Ormai è evidente che lo stress e la depressione giocano un ruolo importante nello sviluppo della fibromialgia.

Sintomi della fibromialgia

Ogni persona soffre di sintomi diversi, che possono essere lievi, moderati o gravi. I sintomi possono persino scomparire di tanto in tanto, possono passare settimane, mesi o anni prima che ricompaiano.

I sintomi più comuni della fibromialgia sono:
  • Dolore diffuso
  • Sensibilità al freddo, al caldo, alla luce e agli odori
  • Sensazione di affaticamento estremo
  • Sonno irregolare
  • Difficoltà cognitive spesso denominate “fibro-fog”
  • Le persone con fibromialgia, spesso, soffrono di:
  • Sindrome dell’intestino irritabile (IBS)
  • Sindrome delle gambe senza riposo (RLS)
  • Emicrania e mal di testa
  • Cistite interstiziale o sindrome della vescica dolorosa
  • Depressione e ansia
  • Problemi della pelle
  • Cause della fibromialgia
Ancora non sappiamo cosa causa la fibromialgia. Ma sembra che alla base ci siano fattori come la genetica, le malattie pregresse, le lesioni, lo stress emotivo e fisico.

Possibili Cause Fibromialgia

La fibromialgia è più comune nelle persone con:
  • Storia familiare di fibromialgia
  • Lesioni fisiche o emotive o traumi
  • Malattie virali o infezioni
  • Lupus, spondilite anchilosante (artrite spinale) o artrite reumatoide
  • Ansia, depressione e stress emotivo
  • Fattori che acuiscono il dolore della fibromialgia:
  • Mancanza di sonno
  • Fumo
  • Sovrappeso
  • Stress
Come viene diagnosticata la fibromialgia?

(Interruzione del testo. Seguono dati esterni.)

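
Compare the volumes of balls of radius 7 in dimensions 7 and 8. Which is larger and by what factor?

V_7(7) ≈ 3.89105e+06, V_8(7) ≈ 2.33977e+07. The 8-ball is larger by a factor of 6.013.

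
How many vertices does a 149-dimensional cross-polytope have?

The vertices are ±e_1, ..., ±e_149, so there are 2·149 = 298.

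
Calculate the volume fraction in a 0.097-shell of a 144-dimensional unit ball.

Shell fraction = 1 - (1-0.097)^144 ≈ 0.9999995841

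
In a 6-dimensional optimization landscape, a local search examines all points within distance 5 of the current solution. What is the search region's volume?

V_6(5) = π^(6/2) · (5)^6 / Γ(6/2 + 1) = 15625·π^3/6 ≈ 80745.5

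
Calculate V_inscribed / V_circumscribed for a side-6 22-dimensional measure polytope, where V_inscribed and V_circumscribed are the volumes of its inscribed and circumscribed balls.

V_in / V_out = (r_in/r_out)^22 = (1/√22)^22 = 22^(-22/2) ≈ 1.7114e-15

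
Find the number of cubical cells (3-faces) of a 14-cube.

f_3(14-cube) = (14 choose 3) · 2^11 = 745472.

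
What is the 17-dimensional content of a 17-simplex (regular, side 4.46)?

V = (4.46^17 / 17!) · √((17+1) / 2^17) ≈ 3.60168e-06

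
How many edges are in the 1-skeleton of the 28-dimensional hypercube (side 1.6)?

Number of 1-faces = C(28,1)·2^(28-1) = 28·134217728 = 3758096384.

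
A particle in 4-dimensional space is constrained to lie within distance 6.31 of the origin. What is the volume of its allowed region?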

Di recente, sono state sviluppate nuove linee guida che seguono criteri semplici e pratici per la diagnosi, come i seguenti:
  • Dolore diffuso per più di tre mesi
  • Si stabilisce la gravità del sintomo in base alla sensazione di affaticamento, se ci si risveglia non riposati e se la funzione cognitiva è compromessa
  • Il paziente non ha una malattia di base, che spiegherebbe i sintomi
Anche se non ci sono test di laboratorio specifici utilizzati per confermare una diagnosi, i medici possono raccomandare esami del sangue, radiografie e tac specializzate, come la medicina nucleare e le tac CT.

Consigli trattamento Fibromialgia

  • Tecniche di rilassamento
  • Sonno ottimale
  • Esercizio regolare
  • Dieta equilibrata
  • Il CBD è anche utile come antinfiammatorio e analgesico, quindi attenua l’infiammazione e il dolore legati alla fibromialgia.

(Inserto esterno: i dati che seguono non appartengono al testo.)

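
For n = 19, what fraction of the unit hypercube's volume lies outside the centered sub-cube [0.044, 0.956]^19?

Shell fraction = 1 - (1-0.088)^19 ≈ 0.826259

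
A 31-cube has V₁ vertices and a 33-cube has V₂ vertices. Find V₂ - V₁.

V₁ = 2^31 = 2147483648. V₂ = 2^33 = 8589934592. V₂ - V₁ = 6442450944.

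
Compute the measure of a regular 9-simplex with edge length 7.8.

For a regular n-simplex with edge a, V = (a^n / n!)·√((n+1)/2^n). With a=7.8, n=9: V ≈ 41.1579.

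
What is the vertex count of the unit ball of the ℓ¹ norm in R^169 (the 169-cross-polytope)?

An n-cross-polytope has 2n vertices; here n = 169, giving 338.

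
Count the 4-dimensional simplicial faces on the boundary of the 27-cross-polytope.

Each 4-face is the convex hull of 5 vertices, one chosen as ±e_i from each of 5 distinct axes: 2^5·C(27,5) = 2583360.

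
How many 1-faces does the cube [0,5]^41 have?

An n-cube has n·2^(n-1) edges. With n = 41: 41·1099511627776 = 45079976738816.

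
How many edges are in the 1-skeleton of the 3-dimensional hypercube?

An n-cube has n·2^(n-1) edges. With n = 3: 3·4 = 12.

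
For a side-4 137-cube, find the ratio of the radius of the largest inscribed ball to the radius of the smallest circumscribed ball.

r_in = 4/2 (half the side); r_out = 4√137/2 (half the diagonal). Ratio = 1/√137 ≈ 0.0854358.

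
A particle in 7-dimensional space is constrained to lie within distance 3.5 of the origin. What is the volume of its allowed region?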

Quanto CBD dovrei assumere?

La dose di CBD per la fibromialgia può variare molto da una persona all’altra. Ognuno risponde in modo diverso, quindi è importante iniziare con dosi base.

Se usi il CBD per la prima volta, ti consigliamo di iniziare con la dose più bassa, in base alle istruzioni del prodotto che stai utilizzando. Aumentala gradualmente di 5-10 mg (due gocce alla volta), finché non trovi la dose adatta a te.

Parti con una dose bassa e aumentala nel tempo, così troverai quella adatta a te senza esagerare e senza incorrere negli effetti collaterali, come la sedazione o la secchezza della bocca.

La maggior parte delle persone con fibromialgia ha bisogno di una dose maggiore di CBD, per trarne beneficio.

Tieni un diario dei tuoi dosaggi, tempi e sintomi. Ti aiuterà a stabilire con più facilità la dose adatta a te.

I pazienti con fibromialgia spesso assumono olio di CBD sotto forma di gocce sotto la lingua e/o applicano una crema o un gel topico al CBD sulle aree interessate.

Il CBD è sicuro?

Il CBD è sicuro e ben tollerato e raramente provoca effetti indesiderati, anche con dosi elevati. Gli effetti collaterali, nel caso, tendono ad essere lievi (ad esempio vertigini, secchezza della bocca o sedazione).

È stato dimostrato che non si diventa tolleranti al composto, a differenza di altre opzioni terapeutiche come i farmaci oppioidi (come l’oxycontin).

Nota bene: la ricerca si basa sull’utilizzo di oli al CBD puri e di alta qualità, che non contengono additivi o conservanti sintetici, come i nostri che vendiamo a livello farmaceutico.

Conclusione

La fibromialgia può essere una condizione debilitante con cui vivere e compromette la salute mentale e le motivazioni della persona affetta.

Non esiste una cura per la fibromialgia, ma ci sono diversi modi per ridurre e gestire al meglio i sintomi.

Sono necessari ulteriori studi clinici. Tuttavia, secondo la ricerca, il CBD è un trattamento sicuro ed efficace per alleviare molti dei sintomi associati alla patologia. Può quindi migliorare significativamente la qualità della vita.